The way they hold you…

The kisses…

The sex…

The passion…

You’re a total loser, and their game has just begun.

4 So seductive…

I want you, only you.

I want our kisses to be slow and sensual, so you can truly grasp my feelings for you.

I want you to wear that dress I love.

Related : Conditional Relationship? 8 Red Flags Indicating You’re in a Relationship with Strings Attached

A narcissist’s seduction patterns are designed to put you on a pedestal. With every intention, they want you to feel like the only person in the world.

Then they impose their demands on you. The abuse begins, and suddenly, you feel like the only other person in the world.

At this point, they’ve created a life for you that includes very few, if any, others.

5 Passionate sex = protector

After seduction comes sex with a narcissist. Now, I don’t want to assume your personal life and mimic it. I’d even go so far as to say that most narcissists love control.

Sex involves two people, but you won’t believe it when you consider how the narcissist dictates what they want and how they want you, while they control and dominate.

You might think, “Wow, this is amazing! Finally, someone who makes me feel in control. They’re going to protect me with such power for the rest of my life.”

Wrong.

They won’t protect me. But they will control you. Tricking you into thinking otherwise is their ultimate game. They’ll use sex to achieve this.

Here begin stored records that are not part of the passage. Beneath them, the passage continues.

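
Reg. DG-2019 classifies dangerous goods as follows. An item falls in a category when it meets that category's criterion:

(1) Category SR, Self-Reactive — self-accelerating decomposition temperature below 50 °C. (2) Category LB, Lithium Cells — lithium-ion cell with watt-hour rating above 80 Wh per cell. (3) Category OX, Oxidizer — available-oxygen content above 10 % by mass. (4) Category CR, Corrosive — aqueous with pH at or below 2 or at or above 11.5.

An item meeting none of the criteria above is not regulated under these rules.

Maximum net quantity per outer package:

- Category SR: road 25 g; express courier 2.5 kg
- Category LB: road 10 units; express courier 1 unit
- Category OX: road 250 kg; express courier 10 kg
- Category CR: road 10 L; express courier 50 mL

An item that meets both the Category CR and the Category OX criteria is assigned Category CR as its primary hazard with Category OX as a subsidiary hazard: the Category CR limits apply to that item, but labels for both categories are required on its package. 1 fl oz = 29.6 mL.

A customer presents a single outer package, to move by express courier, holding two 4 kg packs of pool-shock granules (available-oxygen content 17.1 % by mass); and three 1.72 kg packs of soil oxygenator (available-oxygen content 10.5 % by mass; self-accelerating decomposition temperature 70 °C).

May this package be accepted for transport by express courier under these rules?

No

Available-oxygen content 17.1 % by mass meets the Category OX criterion (Oxidizer), so the pool-shock granules are Category OX.
Soil oxygenator: available-oxygen content 10.5 % by mass > 10 % by mass → Category OX (Oxidizer).
Total Category OX: (two 4 kg packs = 8 kg) + (three 1.72 kg packs = 5.16 kg) = 13.16 kg.
13.16 kg exceeds the express courier limit of 10 kg for Category OX.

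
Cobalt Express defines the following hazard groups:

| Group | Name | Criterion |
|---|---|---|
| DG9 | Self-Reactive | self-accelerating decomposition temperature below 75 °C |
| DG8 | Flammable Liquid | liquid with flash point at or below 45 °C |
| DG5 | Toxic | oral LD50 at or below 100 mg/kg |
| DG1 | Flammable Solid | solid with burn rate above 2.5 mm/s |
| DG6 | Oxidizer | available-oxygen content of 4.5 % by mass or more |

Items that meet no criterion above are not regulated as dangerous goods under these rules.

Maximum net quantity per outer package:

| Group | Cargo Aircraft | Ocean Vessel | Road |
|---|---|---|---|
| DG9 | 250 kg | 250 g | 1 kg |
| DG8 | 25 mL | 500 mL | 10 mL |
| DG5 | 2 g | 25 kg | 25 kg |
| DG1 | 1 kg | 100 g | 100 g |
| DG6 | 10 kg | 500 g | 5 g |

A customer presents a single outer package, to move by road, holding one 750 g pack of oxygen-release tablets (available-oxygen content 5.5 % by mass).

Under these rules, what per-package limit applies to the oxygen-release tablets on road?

5 g

With available-oxygen content 5.5 % by mass (≥ 4.5 % by mass), the oxygen-release tablets fall in Group DG6.
The road limit for Group DG6 is 5 g.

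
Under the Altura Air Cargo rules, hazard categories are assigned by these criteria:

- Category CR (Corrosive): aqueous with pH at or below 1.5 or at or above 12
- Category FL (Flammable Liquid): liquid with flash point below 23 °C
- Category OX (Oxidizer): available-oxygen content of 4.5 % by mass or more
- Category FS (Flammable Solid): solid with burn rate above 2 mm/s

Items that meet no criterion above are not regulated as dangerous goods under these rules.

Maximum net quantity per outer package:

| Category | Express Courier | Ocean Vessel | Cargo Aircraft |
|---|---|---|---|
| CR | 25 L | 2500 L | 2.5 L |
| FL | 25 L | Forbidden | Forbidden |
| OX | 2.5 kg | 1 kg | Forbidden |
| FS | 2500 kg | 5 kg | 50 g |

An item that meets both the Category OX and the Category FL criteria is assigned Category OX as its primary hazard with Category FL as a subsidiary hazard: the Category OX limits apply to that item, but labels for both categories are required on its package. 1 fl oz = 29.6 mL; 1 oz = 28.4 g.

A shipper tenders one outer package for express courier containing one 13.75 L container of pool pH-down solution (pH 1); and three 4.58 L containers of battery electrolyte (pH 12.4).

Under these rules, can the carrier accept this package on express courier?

The pool pH-down solution has pH 1, which is ≤ 1.5, so it is Category CR (Corrosive).
The battery electrolyte has pH 12.4, which is ≥ 12, so it is Category CR (Corrosive).
Total Category CR: 13.75 L + (three 4.58 L containers = 13.74 L) = 27.49 L.
27.49 L > 25 L (express courier limit, Category CR) — over the limit.

No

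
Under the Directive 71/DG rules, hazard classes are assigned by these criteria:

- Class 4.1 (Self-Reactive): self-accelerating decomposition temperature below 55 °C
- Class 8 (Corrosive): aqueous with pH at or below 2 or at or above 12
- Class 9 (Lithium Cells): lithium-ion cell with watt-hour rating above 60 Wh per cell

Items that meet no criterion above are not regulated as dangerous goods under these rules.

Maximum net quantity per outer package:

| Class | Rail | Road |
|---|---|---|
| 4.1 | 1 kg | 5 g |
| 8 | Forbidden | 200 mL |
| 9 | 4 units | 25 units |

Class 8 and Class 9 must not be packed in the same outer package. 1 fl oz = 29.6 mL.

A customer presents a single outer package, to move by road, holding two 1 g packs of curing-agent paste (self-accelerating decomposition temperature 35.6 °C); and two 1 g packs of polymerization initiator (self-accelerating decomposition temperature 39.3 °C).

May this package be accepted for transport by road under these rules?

Yes

Self-accelerating decomposition temperature 35.6 °C meets the Class 4.1 criterion (Self-Reactive), so the curing-agent paste is Class 4.1.
The polymerization initiator has self-accelerating decomposition temperature 39.3 °C, which is < 55 °C, so it is Class 4.1 (Self-Reactive).
Total Class 4.1: (two 1 g packs = 2 g) + (two 1 g packs = 2 g) = 4 g.
That is within the Class 4.1 road limit of 5 g.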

6 Knowing How to Gain Empathy from You

I’m feeling really sick. Please, can you stay home and take care of me? Do you really need to go out with your friend?

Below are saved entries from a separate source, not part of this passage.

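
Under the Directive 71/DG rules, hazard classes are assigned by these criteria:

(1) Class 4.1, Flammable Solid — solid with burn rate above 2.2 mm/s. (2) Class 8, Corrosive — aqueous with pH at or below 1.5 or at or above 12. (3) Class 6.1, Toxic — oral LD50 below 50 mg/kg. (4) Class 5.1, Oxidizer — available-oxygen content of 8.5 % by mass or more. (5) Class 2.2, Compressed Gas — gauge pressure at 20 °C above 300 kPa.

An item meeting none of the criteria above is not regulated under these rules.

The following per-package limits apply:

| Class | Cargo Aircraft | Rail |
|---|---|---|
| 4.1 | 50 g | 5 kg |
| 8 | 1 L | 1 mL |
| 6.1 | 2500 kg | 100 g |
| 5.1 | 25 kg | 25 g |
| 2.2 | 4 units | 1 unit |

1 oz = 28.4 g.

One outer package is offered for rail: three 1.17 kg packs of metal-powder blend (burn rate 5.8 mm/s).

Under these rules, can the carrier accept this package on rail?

Yes

The metal-powder blend has burn rate 5.8 mm/s, which is > 2.2 mm/s, so it is Class 4.1 (Flammable Solid).
Class 4.1 quantity: three 1.17 kg packs = 3.51 kg.
That is within the Class 4.1 rail limit of 5 kg.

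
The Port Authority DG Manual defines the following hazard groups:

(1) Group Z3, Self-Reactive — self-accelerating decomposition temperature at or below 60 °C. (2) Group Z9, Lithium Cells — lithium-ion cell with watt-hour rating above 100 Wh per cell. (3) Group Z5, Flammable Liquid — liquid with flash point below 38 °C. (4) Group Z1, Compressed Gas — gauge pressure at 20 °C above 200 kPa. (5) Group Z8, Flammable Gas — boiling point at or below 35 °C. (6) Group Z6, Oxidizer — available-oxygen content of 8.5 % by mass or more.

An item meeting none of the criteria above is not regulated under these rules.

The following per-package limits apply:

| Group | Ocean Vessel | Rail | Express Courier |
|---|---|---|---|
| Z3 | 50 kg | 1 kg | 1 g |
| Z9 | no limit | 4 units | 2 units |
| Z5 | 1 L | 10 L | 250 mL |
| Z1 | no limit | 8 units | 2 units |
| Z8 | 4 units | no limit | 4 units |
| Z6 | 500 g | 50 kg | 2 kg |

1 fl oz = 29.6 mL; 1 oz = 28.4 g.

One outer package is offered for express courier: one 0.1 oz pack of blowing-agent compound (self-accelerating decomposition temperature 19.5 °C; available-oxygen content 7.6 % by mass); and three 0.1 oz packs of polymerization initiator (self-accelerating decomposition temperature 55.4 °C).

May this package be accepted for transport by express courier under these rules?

The blowing-agent compound has self-accelerating decomposition temperature 19.5 °C, which is ≤ 60 °C, so it is Group Z3 (Self-Reactive).
Polymerization initiator: self-accelerating decomposition temperature 55.4 °C ≤ 60 °C → Group Z3 (Self-Reactive).
Total Group Z3: (one 0.1 oz pack = 2.84 g) + (three 0.1 oz packs = 8.52 g) = 11.36 g.
That exceeds the Group Z3 express courier limit of 1 g.

No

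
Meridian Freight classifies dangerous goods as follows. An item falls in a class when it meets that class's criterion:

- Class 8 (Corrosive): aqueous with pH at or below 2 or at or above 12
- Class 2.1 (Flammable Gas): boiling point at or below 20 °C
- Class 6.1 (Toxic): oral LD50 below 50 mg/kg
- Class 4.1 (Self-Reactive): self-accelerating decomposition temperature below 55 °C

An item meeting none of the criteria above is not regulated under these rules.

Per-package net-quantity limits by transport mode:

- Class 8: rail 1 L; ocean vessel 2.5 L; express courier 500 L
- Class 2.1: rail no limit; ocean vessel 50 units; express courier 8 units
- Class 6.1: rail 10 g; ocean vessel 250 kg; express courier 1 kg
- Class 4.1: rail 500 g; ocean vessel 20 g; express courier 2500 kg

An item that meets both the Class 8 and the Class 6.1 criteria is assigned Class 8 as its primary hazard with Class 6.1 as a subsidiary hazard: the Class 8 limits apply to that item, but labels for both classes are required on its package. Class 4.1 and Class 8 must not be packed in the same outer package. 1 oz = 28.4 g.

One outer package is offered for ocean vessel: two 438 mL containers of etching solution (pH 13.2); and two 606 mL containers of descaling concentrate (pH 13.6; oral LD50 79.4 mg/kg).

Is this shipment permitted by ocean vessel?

The etching solution has pH 13.2, which is ≥ 12, so it is Class 8 (Corrosive).
pH 13.6 meets the Class 8 criterion (Corrosive), so the descaling concentrate is Class 8.
Total Class 8: (two 438 mL containers = 876 mL) + (two 606 mL containers = 1.212 L) = 2.088 L.
That is within the Class 8 ocean vessel limit of 2.5 L.

Yes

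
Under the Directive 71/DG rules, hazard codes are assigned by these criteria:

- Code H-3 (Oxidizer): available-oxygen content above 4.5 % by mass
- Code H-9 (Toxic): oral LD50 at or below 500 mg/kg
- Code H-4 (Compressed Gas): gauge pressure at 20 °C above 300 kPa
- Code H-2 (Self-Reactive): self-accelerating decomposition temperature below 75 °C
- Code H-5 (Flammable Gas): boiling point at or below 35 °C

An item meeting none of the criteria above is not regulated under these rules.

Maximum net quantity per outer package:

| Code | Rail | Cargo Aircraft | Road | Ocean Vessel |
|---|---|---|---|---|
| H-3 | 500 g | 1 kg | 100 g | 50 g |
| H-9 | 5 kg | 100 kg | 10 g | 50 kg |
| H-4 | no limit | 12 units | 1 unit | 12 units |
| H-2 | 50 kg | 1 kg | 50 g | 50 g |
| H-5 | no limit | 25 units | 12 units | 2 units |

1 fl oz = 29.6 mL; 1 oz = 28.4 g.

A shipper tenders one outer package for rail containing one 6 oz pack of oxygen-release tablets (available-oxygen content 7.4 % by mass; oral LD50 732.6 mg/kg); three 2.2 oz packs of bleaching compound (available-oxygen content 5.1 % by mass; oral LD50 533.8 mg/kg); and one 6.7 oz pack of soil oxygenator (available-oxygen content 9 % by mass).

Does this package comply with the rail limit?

Available-oxygen content 7.4 % by mass meets the Code H-3 criterion (Oxidizer), so the oxygen-release tablets are Code H-3.
Bleaching compound: available-oxygen content 5.1 % by mass > 4.5 % by mass → Code H-3 (Oxidizer).
With available-oxygen content 9 % by mass (> 4.5 % by mass), the soil oxygenator falls in Code H-3.
Total Code H-3: (one 6 oz pack = 170.4 g) + (three 2.2 oz packs = 187.44 g) + (one 6.7 oz pack = 190.28 g) = 548.12 g.
That exceeds the Code H-3 rail limit of 500 g.

No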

I’m having a really hard time at work. No one seems to take my ideas seriously.

Related : Is Your Relationship Sucking The Life Out Of You? 9 Signs Of An Emotionally Draining Relationship

I wish you knew how hard it was to be the highest-earning person among us.

Attracting them to your attention is what drives them to seek your appreciation. Reminding them that they’re your priority opens doors for them to gain your sympathy or affection in as many ways as possible.

It’s a way to completely deceive you—but imagine—they’re good at it, and it really works.

You think they need a boost in their self-esteem, so you stay with them and forget about everything else. It’s only with time that you realize that these requests for reinforcement come at a price.